Die Mutter Berta Zander, gebürtige Ledermann, geboren am 31. Dezember 1865 in Breslau, ist eine Tochter des Lohndieners Jacob Ledermann und der Sophie, geborene Friedländer. Diese Sophie Ledermann ist 1887 in Breslau gestorben. Die kleine Sophie bekommt vier Jahre später ganz traditionell den Namen ihrer verstorbenen Großmutter.
Die Familie zieht bald nach Sophies Geburt nach Schlochau, denn ab dem nächsten Kind – im Jahr 1893 – sind alle dort geboren. Auch Sophie wird dort die Schule besucht haben. In der Kleinstadt im Kreis Marienwerder mit (um 1900) etwa 3.000 Einwohnern, davon 280 Juden, kommen vier Geschwister zur Welt:
Grete (Margarete), am 25. Juni 1893; Georg, am 15. November 1894; Else, am 14. September 1898 und schließlich Arthur, am 21. Februar 1902.
Die Großeltern väterlicherseits, Aron und Ernestine Zander, sind beide vor 1902 verstorben.1 Der Großvater mütterlicherseits, Jacob Ledermann, stirbt 1904 in Landsberg an der Warthe.
Vater Joseph hat in Schlochau eine der dortigen vier Pferdehandlungen inne.2 In der Stadt findet mehrmals im Jahr ein Vieh- und Pferdemarkt statt. Der Pferdehandel erfordert eine Menge Fachkenntnis, um einzuschätzen, wie es um Gesundheit, Leistungsfähigkeit und Charakter der Tiere steht, dazu hohe Mobilität für Reisen zu Märkten und Auktionen, gute Vernetzung und einiges an Liquidität. Dabei ist es unter den damaligen jüdischen Pferdehändlern üblich, auch einen umfangreichen Handel per Handschlag abzuschließen.
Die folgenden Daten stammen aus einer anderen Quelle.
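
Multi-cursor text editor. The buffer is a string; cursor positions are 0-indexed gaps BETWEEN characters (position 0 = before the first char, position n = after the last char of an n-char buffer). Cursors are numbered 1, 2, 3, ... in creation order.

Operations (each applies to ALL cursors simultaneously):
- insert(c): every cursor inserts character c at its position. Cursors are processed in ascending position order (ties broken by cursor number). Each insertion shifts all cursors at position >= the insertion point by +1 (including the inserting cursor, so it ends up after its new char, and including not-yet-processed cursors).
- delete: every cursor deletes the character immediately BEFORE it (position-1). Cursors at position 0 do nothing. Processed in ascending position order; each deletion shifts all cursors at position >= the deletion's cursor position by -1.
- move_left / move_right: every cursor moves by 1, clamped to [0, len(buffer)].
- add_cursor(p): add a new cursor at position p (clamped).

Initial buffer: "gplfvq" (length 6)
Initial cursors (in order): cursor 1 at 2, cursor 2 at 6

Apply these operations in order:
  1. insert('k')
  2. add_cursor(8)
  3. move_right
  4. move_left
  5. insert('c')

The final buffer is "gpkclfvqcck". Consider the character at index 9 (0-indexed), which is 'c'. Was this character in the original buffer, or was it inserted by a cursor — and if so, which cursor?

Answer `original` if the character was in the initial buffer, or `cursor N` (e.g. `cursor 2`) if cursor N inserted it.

Answer: cursor 3

Derivation:
After op 1 (insert('k')): buffer="gpklfvqk" (len 8), cursors c1@3 c2@8, authorship ..1....2
After op 2 (add_cursor(8)): buffer="gpklfvqk" (len 8), cursors c1@3 c2@8 c3@8, authorship ..1....2
After op 3 (move_right): buffer="gpklfvqk" (len 8), cursors c1@4 c2@8 c3@8, authorship ..1....2
After op 4 (move_left): buffer="gpklfvqk" (len 8), cursors c1@3 c2@7 c3@7, authorship ..1....2
After op 5 (insert('c')): buffer="gpkclfvqcck" (len 11), cursors c1@4 c2@10 c3@10, authorship ..11....232
Authorship (.=original, N=cursor N): . . 1 1 . . . . 2 3 2
Index 9: author = 3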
Gehandelt werden üblicherweise Zug-, Arbeits- und Reitpferde, auch schwere Kaltblüter für große Landgüter oder das preußische Militär. Nicht nur Vater Aron und Sohn Joseph handeln mit Pferden, auch Josephs älterer Bruder Abraham Zander im benachbarten Konitz übt diesen Beruf aus.3 Das Geschäft ist vermutlich auskömmlich, aber birgt viele Risiken. Zum Begutachten, Finanzieren und Transportieren kommen auch – zumindest kurzzeitig – die recht aufwändige Haltung und Pflege. Laut einer Zeitungsnotiz brennt am 14. Februar 1907 das Stallgebäude von Joseph Zander in Schlochau nieder. Verursacht wird das Unglück durch einen Brand in der Werkstatt eines benachbarten Pantoffelmachers in der Kaldauerstraße. Durch die Eiseskälte und den daraus folgenden Wassermangel sind die Löscharbeiten sehr erschwert.4
Im Jahr darauf trifft die Familie ein noch viel größeres Unglück: Mutter Berta Zander stirbt am 5. Mai 1908. Der Sterbeurkunde zufolge wird die 42-Jährige von der örtlichen Polizei im „sogenannten Judenteiche zu Schlochau tot aufgefunden“. Der Flurname im dörflichen Stadtteil Neu-Schlochau deutet darauf hin, dass es am Ort schon seit Generationen jüdische Anwohner gibt. Die Ostdeutsche Zeitung berichtet: „Schlochau, 6. Mai: Tot aufgefunden wurde heute früh die Ehefrau des Pferdehändlers Josef Zander in dem kleinen Teiche hinter ihrem Haus. Die Frau war schon seit längerer Zeit nervenleidend“.5
Werdegang
Für die 16-jährige Sophie bedeutet der Tod der Mutter zweifellos einen prägenden Einschnitt und stark gewachsene Verantwortung. Ihre Geschwister sind erst 14 (Grete), 13 (Georg), neun (Else), der jüngste (Arthur) sechs Jahre alt.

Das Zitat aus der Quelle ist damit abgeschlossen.